La seule autre façon pour une congrégation de langue hébraïque de voir le jour, c'est lorsque la génération Sabra (les natifs) ou ceux qui sont arrivés très jeunes et ont grandi en Israël, s'étendent pour planter une œuvre entièrement nouvelle. Et c'est exactement ce que Joseph avait à l'esprit lorsqu'il a défini la vision de leur congrégation. Ce serait la première congrégation éthiopienne de langue hébraïque dans le pays.
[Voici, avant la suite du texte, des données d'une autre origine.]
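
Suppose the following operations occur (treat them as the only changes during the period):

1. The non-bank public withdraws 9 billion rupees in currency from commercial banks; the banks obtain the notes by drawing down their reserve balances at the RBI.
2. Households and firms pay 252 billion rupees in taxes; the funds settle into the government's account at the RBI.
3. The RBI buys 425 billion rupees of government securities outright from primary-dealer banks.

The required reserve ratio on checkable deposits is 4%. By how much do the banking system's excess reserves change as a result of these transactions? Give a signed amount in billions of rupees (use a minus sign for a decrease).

Currency withdrawal 9 billion rupees: reserves −9B, deposits −9B.
Government account inflow 252 billion rupees: reserves −252B, deposits −252B.
OMO purchase (from banks) 425 billion rupees: reserves +425B, deposits 0.
Totals: Δreserves = +164B, Δdeposits = −261B.
Δrequired reserves = 4% × −261B = −10.44B.
Δexcess reserves = Δreserves − Δrequired = +164B − (−10.44B) = +174.44 billion.

+174.44 billion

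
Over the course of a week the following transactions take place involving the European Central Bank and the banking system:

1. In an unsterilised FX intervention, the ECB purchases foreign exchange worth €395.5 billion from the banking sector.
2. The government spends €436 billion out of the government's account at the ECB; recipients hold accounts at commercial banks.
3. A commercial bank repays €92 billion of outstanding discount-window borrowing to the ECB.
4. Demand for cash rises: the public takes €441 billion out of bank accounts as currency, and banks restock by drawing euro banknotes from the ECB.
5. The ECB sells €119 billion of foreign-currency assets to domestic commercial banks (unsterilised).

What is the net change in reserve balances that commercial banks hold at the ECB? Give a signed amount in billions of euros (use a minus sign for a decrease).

+€179.5 billion

FX purchase €395.5 billion: the ECB pays by crediting reserve accounts → +€395.5B.
Government spending €436 billion: government payments flow into bank reserve accounts → +€436B.
Discount-window repayment €92 billion: repayment is debited from reserves → −€92B.
Currency withdrawal €441 billion: banks swap reserves for currency → −€441B.
FX sale €119 billion: the buying banks pay out of their reserve balances → −€119B.
Net: 395.5 + 436 − 92 − 441 − 119 = +€179.5 billion.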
"Je savais que mon peuple avait un profond désir de faire partie de la culture israélienne et j'ai donc compris qu'il était crucial que notre expression spirituelle soit tout aussi israélienne si nous voulions élever la jeune génération d'Éthiopiens dans la foi en Yeshoua".

Joseph et sa femme ont rassemblé leurs trois jeunes enfants dans le salon et ont commencé à prier. Bientôt, des amis se sont joints à eux et, très vite, leur appartement s'est retrouvé plein à craquer à chaque réunion. Les réunions ayant lieu dans un quartier résidentiel le jour du shabbat, les voisins ont rapidement commencé à se plaindre du bruit occasionné par le culte et la communion.

Aujourd'hui, cette congrégation de moins de deux ans a déménagé dans une zone industrielle et continue de croître, même pendant la pandémie. Dans ce petit pays, la vitesse à laquelle cette congrégation s'est développée montre à quel point la moisson est mûre parmi les Israéliens éthiopiens parlant l'hébreu. Il n'est donc pas surprenant que Dieu ait choisi quelqu'un avec une passion et un engagement spirituels aussi profonds pour servir sa génération. Dieu sait qu'il y a beaucoup de travail à faire.